Institut national de la recherche scientifique, Centre Eau Terre Environnement,Québec, CANADA
Deadline: No particular deadline
Expected starting date: As soon as possible
This Ph.D. project aims to develop a platform for land covers mapping and monitoring at the regional and national scales from multitemporal and multisource data, e.g. optical and radar sensors, and using the state-of-the-art approaches based on AI/ML and Object-based Image Analysis (OBIA). The large-scale analysis aims to fuse data from different sensor types and apply various processing to these data in different scales benefiting from cloud computing. Applying existing methods, optimizing them, and designing new algorithms would be part of this platform. Specifically, with the rise of deep learning and its effect on large-scale data processing, designing, optimizing, deploying, and troubleshooting deep learning network would be considered as one of the research themes for this project.
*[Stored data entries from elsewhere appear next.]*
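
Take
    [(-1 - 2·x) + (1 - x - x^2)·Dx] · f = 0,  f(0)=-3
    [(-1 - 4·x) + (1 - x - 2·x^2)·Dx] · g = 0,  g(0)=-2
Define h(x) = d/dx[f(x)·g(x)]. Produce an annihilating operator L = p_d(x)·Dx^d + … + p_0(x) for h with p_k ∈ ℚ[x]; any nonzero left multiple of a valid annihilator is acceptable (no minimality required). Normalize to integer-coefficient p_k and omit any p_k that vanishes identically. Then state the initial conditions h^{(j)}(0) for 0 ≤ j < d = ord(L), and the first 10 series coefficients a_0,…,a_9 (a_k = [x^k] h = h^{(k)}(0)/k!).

f: a_k = -3, -3, -6, -9, -15, -24, -39, -63, -102, -165, …
g: a_k = -2, -2, -6, -10, -22, -42, -86, -170, -342, -682, …
f·g: L₀ = L_f ⊗_s L_g, ord ≤ 1·1.
Differentiate: ansatz ord ≤ ord L₀ ⇒ L.
L = (12 + 6·x - 36·x^2 - 112·x^3 + 36·x^4 + 180·x^5 + 80·x^6) + (-2 + 21·x^2 - 8·x^3 - 50·x^4 + 3·x^5 + 42·x^6 + 16·x^7)·Dx  (order 1).
h: a_k = 12, 72, 234, 720, 1920, 4932, 12012, 28512, 65934, 149880, …
ICs: h(0) = 12.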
As part of this research project, several potential thematic applications have been considered through collaboration with federal, provincial, and commercial partners. The main areas in which the candidate, based on his/her background, can work are:
- Croplands’ mapping and monitoring
- Wetlands’ mapping and monitoring
- Forest tree species’ mapping
- Evaluate the state-of-the-art methods for classification, detection, and fusion in the cropland/wetland/forest tree species mapping
- Develop, optimize, and deploy ML/AI algorithm on remote sensing/GIS data
- Proposing new idea for solving the research gaps in these fields
- Writing scientific paper, reports and presenting them to the remote sensing community.
The Ph.D. candidate will work within the research Group of Earth Observations Analytics by Artificial Intelligence (GEO-AI) at the Centre Eau Terre Environment of INRS.